For bitcoin lovers motivated by something other than amusement and greed, it's self-evident that blockchain will eventually render obsolete any individual who now occupies a privileged position in the legacy financial system. You don't reach this conclusion through rational argument, but through something like divine revelation. For the fat and happy occupants of the existing order, then, denying the inevitability of a bitcoin future is either an act of hubristic denial or an admission of pitiful ignorance. And that's why it's so satisfying to watch a guy like Jamie Dimon turnuphisnose at bitcoin and the basement-dwelling mongrels who support it. He plays the arrogant villain to a T.
So one can only imagine the delight in Cryptostan if, during Senate confirmation hearings Tuesday, Fed chair appointee Jerome Powell had taken the opportunity to denounce bitcoin, dismiss the revolutionary potential of the blockchain, and declare eternal victory for fiat money. Instead, when asked by Sen. Dean Heller about bitcoin's current, bonkers rally, we got this:
We are watching all of those technologies. It’s something we have to do, I think, and it’s something that’s actually enjoyable and interesting to do.
That's not right at all. There was no maniacal cackle, no self-satisfied guffaw, not even a subtle eye roll. Instead, Powell gave off a vibe that fell somewhere between broadly curious and just-a-second-lemme-check-my-Coinbase-account. It's actually kind of pleasing to imagine Powell holding onto a few bitcoins, at least for the dumb thrill of it.
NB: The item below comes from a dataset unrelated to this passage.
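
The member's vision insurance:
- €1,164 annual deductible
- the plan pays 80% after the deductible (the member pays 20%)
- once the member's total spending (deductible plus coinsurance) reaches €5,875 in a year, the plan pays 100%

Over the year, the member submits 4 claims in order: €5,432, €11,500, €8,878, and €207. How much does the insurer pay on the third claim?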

A crypto stash could serve as a sort of insurance policy against the unthinkable scenario of bitcoin actually displacing the dollar and thus Powell's employer. Sure, he probably doesn't have any bitcoins, but nothing in his comments Tuesday suggested otherwise:
There’s no question that valuations have really gone up quite a lot in the last year or so. I don’t have a view on the appropriate level of the valuation, of course. From our standpoint cryptocurrencies are something we monitor very carefully. We actually look at blockchain as something that may have significant applications in the wholesale payments part of the economy, something we pay close attention to.
That's not to say Powell wasn't somewhat dismissive of suggestions that the crypto rally might have the same kinds of wider economic consequences as the dot-com bubble:
In the long, long run [cryptocurrencies] could matter. They don’t really matter today. They’re just not big enough. There isn’t anywhere near close to enough volume for it to matter.
Despite alarmist suggestions to the contrary, this is the correct take. In purely market terms, cryptos are a fun little sideshow that we can all enjoy pointing and laughing at from the safety of a real economy and, hey, maybe even bet a few bucks on. For a soon-to-be Fed chairman, bitcoin is of as much concern as a stray kitten. He'll have to wait an see whether it will grow into a tiger or a housecat, but for now he's content to sit and smile at it.